Liszt Academy, Grand Hall
A Celebration of Hungarian Gems
LÁSZLÓ DUBROVAY: Laudate... for solo instrument and strings
MIKLÓS RÓZSA: Spellbound Concerto
BARTÓK: The Miraculos Mandarin-suit, BB 82
Orsolya Kaczander flute, Valentin Magyar piano
Conductor: Kristóf Baráti

Concerto Budapest’s A Celebration of Hungary Treasures, a one-day festival held annually as a convergence point for various genres and performers from different artistic worlds, will featuring Kossuth Prize-winning violinist Kristóf Baráti returning to conduct the orchestra again at the morning concert. They will kick off with a work entitled Laudate... by Kossuth Prize-winning composer László Dubrovay, officially recognised as an Artist of the Nation, and published in 2025, which was written for solo instrument and strings. Serving as the soloist will be the flautist Orsolya Kaczander.
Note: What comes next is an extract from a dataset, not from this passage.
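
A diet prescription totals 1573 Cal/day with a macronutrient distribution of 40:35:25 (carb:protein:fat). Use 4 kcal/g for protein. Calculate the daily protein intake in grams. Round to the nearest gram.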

Typical of the composer’s style, this work also weaves together Hungarian musical traditions with the results of modern audio research and innovative playing techniques. – The Spellbound Concerto was born from the music composed by Miklós Rózsa, a Hungarian composer who later settled in Hollywood, for Alfred Hitchcock’s 1945 film Spellbound, which won Rózsa his first Oscar. The concerto version, written in 1946 – for which Valentin Magyar will serve as the soloist – is one of Rózsa’s most popular works, combining the grand orchestral sound of Hollywood’s ‘golden age’ with the psychological tension that also permeates the film.
The concert will conclude with one of Bartók’s most beloved works, The Miraculous Mandarin, which was first premiered 100 years ago and, with its depiction of carnal love and its dissonance and sound world that distanced itself from the tonal sounds of the bourgeois music of the time, was met, as one of the composer’s most progressive works, primarily with utter incomprehension in its own time. The ballet would have to wait until after Bartók‘s death before it was first presented in Hungary.